I am using the below code for connecting with ssl certificate was not working.

#include
const char* ssid = "xxx"; // your network SSID (name of wifi network)
const char* password = "xxx"; // your network password
const char* server = "xxx.azure-devices.net"; // Server URL
const char* test_root_ca=
"-----BEGIN CERTIFICATE-----\n"

"-----END CERTIFICATE-----\n";

// You can use x.509 client certificates if you want
const char* test_client_key =
"-----BEGIN RSA PRIVATE KEY-----\n"

"-----END RSA PRIVATE KEY-----\n"; //to verify the client

const char* test_client_cert =
"-----BEGIN CERTIFICATE-----\n"

"-----END CERTIFICATE-----\n"; //to verify the client
WiFiClientSecure client;
void setup() {
//Initialize serial and wait for port to open:
Serial.begin(115200);
delay(100);
Serial.print("Attempting to connect to SSID: ");
Serial.println(ssid);
WiFi.begin(ssid, password);
// attempt to connect to Wifi network:
while (WiFi.status() != WL_CONNECTED) {
Serial.print(".");
// wait 1 second for re-trying
delay(1000);
}
Serial.print("Connected to ");
Serial.println(ssid);
client.setCACert(test_root_ca);
client.setCertificate(test_client_cert); // for client verification
client.setPrivateKey(test_client_key); // for client verification
Serial.println("\nStarting connection to server...");
if (!client.connect(server, 8883)){
Serial.println("Connection failed!");
}
else {
Serial.println("Connected to server!");
}
}
void loop() {
// do nothing
}
Anonymous said…
Excellent article!

The example worked with old "WiFiClientSecure" library but failed with the latest.

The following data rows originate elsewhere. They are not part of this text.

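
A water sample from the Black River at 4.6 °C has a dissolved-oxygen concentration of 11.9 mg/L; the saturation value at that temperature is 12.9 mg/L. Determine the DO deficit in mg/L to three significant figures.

D = C_s − C = 12.9 − 11.9 = 1.00 mg/L.

D ≈ 1.00 mg/L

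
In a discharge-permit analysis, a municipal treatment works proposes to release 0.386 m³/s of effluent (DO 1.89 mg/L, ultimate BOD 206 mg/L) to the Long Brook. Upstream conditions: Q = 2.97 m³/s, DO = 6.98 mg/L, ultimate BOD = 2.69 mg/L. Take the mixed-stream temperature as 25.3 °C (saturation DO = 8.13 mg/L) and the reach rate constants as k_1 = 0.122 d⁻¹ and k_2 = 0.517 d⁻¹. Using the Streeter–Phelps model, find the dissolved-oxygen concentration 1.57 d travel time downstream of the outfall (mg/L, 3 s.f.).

Mixed DO = (2.97×6.98 + 0.386×1.89)/(2.97+0.386) = 21.46/3.356 = 6.395 mg/L.
Mixed L₀ = (2.97×2.69 + 0.386×206)/(3.356) = 87.51/3.356 = 26.07 mg/L.
Initial deficit D₀ = C_s − DO₀ = 8.13 − 6.395 = 1.735 mg/L.
D(1.57) = [0.122×26.07/(0.517−0.122)](e^(−0.122×1.57) − e^(−0.517×1.57)) + 1.735 e^(−0.517×1.57)
= 8.053 × (0.8257 − 0.4441) + 1.735 × 0.4441 = 3.844 mg/L.
DO = 8.13 − 3.844 = 4.286 mg/L.

DO ≈ 4.29 mg/L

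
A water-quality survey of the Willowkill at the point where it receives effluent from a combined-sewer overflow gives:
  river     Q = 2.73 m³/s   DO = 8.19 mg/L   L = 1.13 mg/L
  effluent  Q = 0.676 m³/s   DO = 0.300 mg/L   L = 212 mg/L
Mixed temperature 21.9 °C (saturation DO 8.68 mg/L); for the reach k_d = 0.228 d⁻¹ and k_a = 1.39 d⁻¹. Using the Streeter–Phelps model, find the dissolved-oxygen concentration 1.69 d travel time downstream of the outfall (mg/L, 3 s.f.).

DO ≈ 3.55 mg/L

Mixed DO = (2.73×8.19 + 0.676×0.300)/(2.73+0.676) = 22.56/3.406 = 6.624 mg/L.
Mixed L₀ = (2.73×1.13 + 0.676×212)/(3.406) = 146.4/3.406 = 42.98 mg/L.
Initial deficit D₀ = C_s − DO₀ = 8.68 − 6.624 = 2.056 mg/L.
D(1.69) = [0.228×42.98/(1.39−0.228)](e^(−0.228×1.69) − e^(−1.39×1.69)) + 2.056 e^(−1.39×1.69)
= 8.434 × (0.6802 − 0.09546) + 2.056 × 0.09546 = 5.128 mg/L.
DO = 8.68 − 5.128 = 3.552 mg/L.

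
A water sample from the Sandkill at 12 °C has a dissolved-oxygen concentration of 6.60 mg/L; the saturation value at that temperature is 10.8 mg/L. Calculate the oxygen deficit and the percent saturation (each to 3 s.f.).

D = C_s − C = 10.8 − 6.60 = 4.20 mg/L.
% saturation = 6.60/10.8 × 100 = 61.1 %.

D ≈ 4.20 mg/L; 61.1 % saturation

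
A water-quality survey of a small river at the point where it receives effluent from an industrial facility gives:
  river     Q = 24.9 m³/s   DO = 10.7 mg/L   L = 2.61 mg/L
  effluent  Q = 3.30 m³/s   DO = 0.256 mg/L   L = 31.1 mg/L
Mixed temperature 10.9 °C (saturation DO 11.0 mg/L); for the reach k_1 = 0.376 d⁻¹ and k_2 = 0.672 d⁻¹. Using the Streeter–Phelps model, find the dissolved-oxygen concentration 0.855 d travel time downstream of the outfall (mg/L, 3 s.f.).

DO ≈ 8.92 mg/L

Mixed DO = (24.9×10.7 + 3.30×0.256)/(24.9+3.30) = 267.3/28.20 = 9.478 mg/L.
Mixed L₀ = (24.9×2.61 + 3.30×31.1)/(28.20) = 167.6/28.20 = 5.944 mg/L.
Initial deficit D₀ = C_s − DO₀ = 11.0 − 9.478 = 1.522 mg/L.
D(0.855) = [0.376×5.944/(0.672−0.376)](e^(−0.376×0.855) − e^(−0.672×0.855)) + 1.522 e^(−0.672×0.855)
= 7.550 × (0.7251 − 0.5630) + 1.522 × 0.5630 = 2.081 mg/L.
DO = 11.0 − 2.081 = 8.919 mg/L.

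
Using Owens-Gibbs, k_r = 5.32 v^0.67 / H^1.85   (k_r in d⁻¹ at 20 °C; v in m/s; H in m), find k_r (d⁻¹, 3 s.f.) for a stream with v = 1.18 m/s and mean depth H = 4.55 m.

k_r ≈ 0.360 d⁻¹

k_r = 5.32 × 1.18^0.67 / 4.55^1.85 = 5.32 × 1.117 / 16.49 = 0.3604 d⁻¹.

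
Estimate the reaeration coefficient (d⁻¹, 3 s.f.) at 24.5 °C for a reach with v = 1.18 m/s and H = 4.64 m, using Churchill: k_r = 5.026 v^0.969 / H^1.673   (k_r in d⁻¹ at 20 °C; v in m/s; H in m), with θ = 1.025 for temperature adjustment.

k_r(20) = 5.026 × 1.18^0.969 / 4.64^1.673 = 5.026 × 1.174 / 13.03 = 0.4527 d⁻¹.
k_r(24.5) = 0.4527 × 1.025^(24.5−20) = 0.4527 × 1.118 = 0.5059 d⁻¹.

k_r ≈ 0.506 d⁻¹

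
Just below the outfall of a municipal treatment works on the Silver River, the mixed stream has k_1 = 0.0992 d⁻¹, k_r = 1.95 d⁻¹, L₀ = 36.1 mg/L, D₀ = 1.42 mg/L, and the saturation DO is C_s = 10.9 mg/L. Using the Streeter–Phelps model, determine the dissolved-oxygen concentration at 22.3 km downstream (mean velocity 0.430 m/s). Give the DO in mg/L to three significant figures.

Travel time t = x/v = 22.3 km / (0.430 m/s) = 22300 m / 0.430 m/s = 51860 s = 0.6002 d.
k_1 L₀/(k_r−k_1) = 0.0992×36.1/(1.95−0.0992) = 3.581/1.851 = 1.935 mg/L.
e^(−k_1 t) = e^(−0.0992×0.6002) = 0.9422; e^(−k_r t) = e^(−1.95×0.6002) = 0.3102.
D = 1.935 × (0.9422 − 0.3102) + 1.42 × 0.3102 = 1.223 + 0.4405 = 1.663 mg/L.
DO = C_s − D = 10.9 − 1.663 = 9.237 mg/L.

DO ≈ 9.24 mg/L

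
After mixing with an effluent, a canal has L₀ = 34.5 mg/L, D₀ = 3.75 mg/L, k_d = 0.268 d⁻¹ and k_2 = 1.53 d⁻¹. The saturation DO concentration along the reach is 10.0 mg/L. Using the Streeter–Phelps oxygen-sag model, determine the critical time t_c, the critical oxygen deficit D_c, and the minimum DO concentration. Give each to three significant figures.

t_c ≈ 0.812 d; D_c ≈ 4.86 mg/L; min DO ≈ 5.14 mg/L

With k_2/k_d = 5.709 and 1 − D₀(k_2−k_d)/(k_d L₀) = 0.4882,
t_c = ln(5.709 × 0.4882) / (1.53 − 0.268) = ln(2.787) / 1.262 = 1.025/1.262 = 0.8121 d.
D_c = (k_d/k_2) L₀ e^(−k_d t_c) = (0.268/1.53) × 34.5 × e^(−0.268×0.8121) = 0.1752 × 34.5 × 0.8044 = 4.861 mg/L.
Minimum DO = C_s − D_c = 10.0 − 4.861 = 5.139 mg/L.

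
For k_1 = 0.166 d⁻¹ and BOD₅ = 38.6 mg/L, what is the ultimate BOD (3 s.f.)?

L₀ ≈ 68.4 mg/L

BOD₅ = L₀(1 − e^(−5k_1)) ⇒ L₀ = BOD₅ / (1 − e^(−5×0.166))
= 38.6 / (1 − 0.4360) = 38.6 / 0.5640 = 68.45 mg/L.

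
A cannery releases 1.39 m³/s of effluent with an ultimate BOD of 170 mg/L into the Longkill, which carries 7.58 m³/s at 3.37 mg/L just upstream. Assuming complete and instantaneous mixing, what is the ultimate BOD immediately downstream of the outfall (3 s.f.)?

Flow-weighted mixing: C = (Q_r C_r + Q_w C_w)/(Q_r + Q_w)
= (7.58×3.37 + 1.39×170)/(7.58 + 1.39) = 261.8/8.970 = 29.19 mg/L.

29.2 mg/L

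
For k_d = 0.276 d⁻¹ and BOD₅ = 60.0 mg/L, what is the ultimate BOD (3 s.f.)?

BOD₅ = L₀(1 − e^(−5k_d)) ⇒ L₀ = BOD₅ / (1 − e^(−5×0.276))
= 60.0 / (1 − 0.2516) = 60.0 / 0.7484 = 80.17 mg/L.

L₀ ≈ 80.2 mg/L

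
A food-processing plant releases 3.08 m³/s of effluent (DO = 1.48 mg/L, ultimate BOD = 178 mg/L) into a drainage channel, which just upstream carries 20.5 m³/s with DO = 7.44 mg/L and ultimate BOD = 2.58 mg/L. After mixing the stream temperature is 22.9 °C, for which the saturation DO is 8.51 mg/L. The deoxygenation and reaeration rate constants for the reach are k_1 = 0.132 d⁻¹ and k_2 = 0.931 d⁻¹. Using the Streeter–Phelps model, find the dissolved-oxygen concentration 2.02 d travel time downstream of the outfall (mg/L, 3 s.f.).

Mixed DO = (20.5×7.44 + 3.08×1.48)/(20.5+3.08) = 157.1/23.58 = 6.662 mg/L.
Mixed L₀ = (20.5×2.58 + 3.08×178)/(23.58) = 601.1/23.58 = 25.49 mg/L.
Initial deficit D₀ = C_s − DO₀ = 8.51 − 6.662 = 1.848 mg/L.
D(2.02) = [0.132×25.49/(0.931−0.132)](e^(−0.132×2.02) − e^(−0.931×2.02)) + 1.848 e^(−0.931×2.02)
= 4.212 × (0.7659 − 0.1525) + 1.848 × 0.1525 = 2.866 mg/L.
DO = 8.51 − 2.866 = 5.644 mg/L.

DO ≈ 5.64 mg/L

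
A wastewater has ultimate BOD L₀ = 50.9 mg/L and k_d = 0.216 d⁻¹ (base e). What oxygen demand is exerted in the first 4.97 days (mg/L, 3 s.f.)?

y_t = L₀(1 − e^(−k_d t)) = 50.9 × (1 − e^(−0.216×4.97))
= 50.9 × (1 − 0.3418) = 50.9 × 0.6582 = 33.50 mg/L.

y ≈ 33.5 mg/L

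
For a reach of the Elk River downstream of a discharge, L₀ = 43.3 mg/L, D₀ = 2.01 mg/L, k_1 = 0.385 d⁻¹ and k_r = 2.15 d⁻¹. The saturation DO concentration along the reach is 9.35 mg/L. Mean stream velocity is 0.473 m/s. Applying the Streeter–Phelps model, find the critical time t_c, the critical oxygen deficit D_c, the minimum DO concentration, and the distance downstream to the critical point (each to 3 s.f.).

With k_r/k_1 = 5.584 and 1 − D₀(k_r−k_1)/(k_1 L₀) = 0.7872,
t_c = ln(5.584 × 0.7872) / (2.15 − 0.385) = ln(4.396) / 1.765 = 1.481/1.765 = 0.8389 d.
L(t_c) = L₀ e^(−k_1 t_c) = 43.3 × 0.7240 = 31.35 mg/L, and at the critical point k_r D_c = k_1 L, so D_c = (0.385/2.15) × 31.35 = 5.614 mg/L.
Minimum DO = C_s − D_c = 9.35 − 5.614 = 3.736 mg/L.
x_c = v t_c = 0.473 m/s × 0.8389 d × 86400 s/d = 34280 m ≈ 34.3 km.

t_c ≈ 0.839 d; D_c ≈ 5.61 mg/L; min DO ≈ 3.74 mg/L; x_c ≈ 34.3 km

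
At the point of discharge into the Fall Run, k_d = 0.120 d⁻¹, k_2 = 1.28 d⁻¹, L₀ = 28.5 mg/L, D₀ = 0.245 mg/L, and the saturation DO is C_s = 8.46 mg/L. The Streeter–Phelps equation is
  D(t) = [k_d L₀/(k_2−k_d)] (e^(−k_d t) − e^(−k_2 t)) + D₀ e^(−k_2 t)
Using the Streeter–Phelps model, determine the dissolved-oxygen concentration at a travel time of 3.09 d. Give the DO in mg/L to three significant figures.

DO ≈ 6.48 mg/L

k_d L₀/(k_2−k_d) = 0.120×28.5/(1.28−0.120) = 3.420/1.160 = 2.948 mg/L.
e^(−k_d t) = e^(−0.120×3.090) = 0.6902; e^(−k_2 t) = e^(−1.28×3.090) = 0.01915.
D = 2.948 × (0.6902 − 0.01915) + 0.245 × 0.01915 = 1.978 + 0.004693 = 1.983 mg/L.
DO = C_s − D = 8.46 − 1.983 = 6.477 mg/L.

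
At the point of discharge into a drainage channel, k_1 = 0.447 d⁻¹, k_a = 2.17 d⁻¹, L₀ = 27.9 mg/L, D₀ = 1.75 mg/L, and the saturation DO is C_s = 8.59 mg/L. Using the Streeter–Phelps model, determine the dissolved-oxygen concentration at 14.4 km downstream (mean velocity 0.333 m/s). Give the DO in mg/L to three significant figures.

DO ≈ 4.66 mg/L

Travel time t = x/v = 14.4 km / (0.333 m/s) = 14400 m / 0.333 m/s = 43240 s = 0.5005 d.
k_1 L₀/(k_a−k_1) = 0.447×27.9/(2.17−0.447) = 12.47/1.723 = 7.238 mg/L.
e^(−k_1 t) = e^(−0.447×0.5005) = 0.7995; e^(−k_a t) = e^(−2.17×0.5005) = 0.3375.
D = 7.238 × (0.7995 − 0.3375) + 1.75 × 0.3375 = 3.344 + 0.5907 = 3.935 mg/L.
DO = C_s − D = 8.59 − 3.935 = 4.655 mg/L.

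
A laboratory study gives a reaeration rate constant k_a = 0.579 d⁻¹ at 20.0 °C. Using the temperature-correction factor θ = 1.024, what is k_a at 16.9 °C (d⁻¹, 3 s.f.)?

k_a ≈ 0.538 d⁻¹

k_a(T₂) = k_a(T₁) · θ^(T₂−T₁) = 0.579 × 1.024^(16.9−20.0)
= 0.579 × 1.024^-3.10 = 0.579 × 0.9291 = 0.5380 d⁻¹.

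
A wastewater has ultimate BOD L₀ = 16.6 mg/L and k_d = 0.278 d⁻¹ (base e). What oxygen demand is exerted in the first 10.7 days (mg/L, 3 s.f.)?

y_t = L₀(1 − e^(−k_d t)) = 16.6 × (1 − e^(−0.278×10.7))
= 16.6 × (1 − 0.05107) = 16.6 × 0.9489 = 15.75 mg/L.

y ≈ 15.8 mg/L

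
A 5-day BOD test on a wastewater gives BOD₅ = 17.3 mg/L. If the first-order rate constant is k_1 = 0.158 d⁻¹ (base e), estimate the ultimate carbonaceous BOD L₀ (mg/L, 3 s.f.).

L₀ ≈ 31.7 mg/L

BOD₅ = L₀(1 − e^(−5k_1)) ⇒ L₀ = BOD₅ / (1 − e^(−5×0.158))
= 17.3 / (1 − 0.4538) = 17.3 / 0.5462 = 31.68 mg/L.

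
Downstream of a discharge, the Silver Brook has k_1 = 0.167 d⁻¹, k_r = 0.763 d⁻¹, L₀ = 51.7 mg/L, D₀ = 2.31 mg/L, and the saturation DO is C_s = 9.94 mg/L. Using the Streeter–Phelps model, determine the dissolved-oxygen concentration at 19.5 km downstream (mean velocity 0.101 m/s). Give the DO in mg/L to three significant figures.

DO ≈ 2.18 mg/L

Travel time t = x/v = 19.5 km / (0.101 m/s) = 19500 m / 0.101 m/s = 193100 s = 2.235 d.
k_1 L₀/(k_r−k_1) = 0.167×51.7/(0.763−0.167) = 8.634/0.5960 = 14.49 mg/L.
e^(−k_1 t) = e^(−0.167×2.235) = 0.6885; e^(−k_r t) = e^(−0.763×2.235) = 0.1818.
D = 14.49 × (0.6885 − 0.1818) + 2.31 × 0.1818 = 7.341 + 0.4199 = 7.761 mg/L.
DO = C_s − D = 9.94 − 7.761 = 2.179 mg/L.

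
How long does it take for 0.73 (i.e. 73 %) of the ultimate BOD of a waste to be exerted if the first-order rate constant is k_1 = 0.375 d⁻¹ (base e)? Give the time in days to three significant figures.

t ≈ 3.49 d

y/L₀ = 1 − e^(−k_1 t) = 0.73 ⇒ e^(−k_1 t) = 0.270
t = −ln(0.270) / 0.375 = 1.309 / 0.375 = 3.492 d.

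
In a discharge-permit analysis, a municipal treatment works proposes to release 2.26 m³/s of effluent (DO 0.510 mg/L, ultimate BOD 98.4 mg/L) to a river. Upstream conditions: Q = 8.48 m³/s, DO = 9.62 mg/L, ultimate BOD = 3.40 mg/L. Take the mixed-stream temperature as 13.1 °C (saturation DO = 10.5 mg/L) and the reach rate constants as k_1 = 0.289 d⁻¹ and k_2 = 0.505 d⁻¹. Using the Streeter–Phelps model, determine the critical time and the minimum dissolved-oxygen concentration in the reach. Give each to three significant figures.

Mixed DO = (8.48×9.62 + 2.26×0.510)/(8.48+2.26) = 82.73/10.74 = 7.703 mg/L.
Mixed L₀ = (8.48×3.40 + 2.26×98.4)/(10.74) = 251.2/10.74 = 23.39 mg/L.
Initial deficit D₀ = C_s − DO₀ = 10.5 − 7.703 = 2.797 mg/L.
t_c = (1/0.2160) ln[(0.505/0.289)(1 − 2.797×0.2160/(0.289×23.39))] = 4.630 × ln(1.591) = 2.151 d.
D_c = (0.289/0.505) × 23.39 × e^(−0.289×2.151) = 0.5723 × 23.39 × 0.5371 = 7.190 mg/L.
Minimum DO = 10.5 − 7.190 = 3.310 mg/L.

t_c ≈ 2.15 d; minimum DO ≈ 3.31 mg/L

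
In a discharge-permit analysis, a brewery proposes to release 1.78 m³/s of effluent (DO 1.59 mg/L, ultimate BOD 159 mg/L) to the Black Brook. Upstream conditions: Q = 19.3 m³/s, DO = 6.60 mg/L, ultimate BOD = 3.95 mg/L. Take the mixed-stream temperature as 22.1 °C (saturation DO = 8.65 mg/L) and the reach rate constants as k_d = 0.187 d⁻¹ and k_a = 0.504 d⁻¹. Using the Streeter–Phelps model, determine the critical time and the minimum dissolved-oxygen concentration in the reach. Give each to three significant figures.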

After activating the verbose logging I've got the following error: "(-9984) X509 - Certificate verification failed, e.g. CRL, CA or signature check failed" (see article: https://github.com/espressif/arduino-esp32/issues/1015).

One way to solve it is the set the CN (Common Name) field of the CA certificate to the IP of the server where MQTT server is running.
Following the guide: http://www.steves-internet-guide.com/mosquitto-tls/ I managed to get a set of certificates that work with the latest libraries (Arduino ESP32 1.0.5 and PubSubClient 2.8).

"generate-CA.sh" script needs a little update!
Unknown said…
I'm getting this log from serial monitor,

13:37:59.530 -> MQTT connecting ...failed, status code =-2try again in 5 seconds

What means "status code=-2"?
Unknown said…
@Tech It Yourself, Can you share the link for old github code for wificlientsecure
Unknown said…
@Selvamani1991 Did you find the issue. I'm also trying to connect to secured MQTT.
Guy Turcotte said…
Hello, I was able to use the current WiFiClientSecure library with the code.

One aspect that is important: the Common Name used in the certificate must be the same as the first parameter used for the client.setServer() call.

- If you have used the server IP address for the Common Name field, you must use the IP address in the client.setServer() call.

- If you have used the server DNS name for the Common Name, then use it also for the client.setServer() call.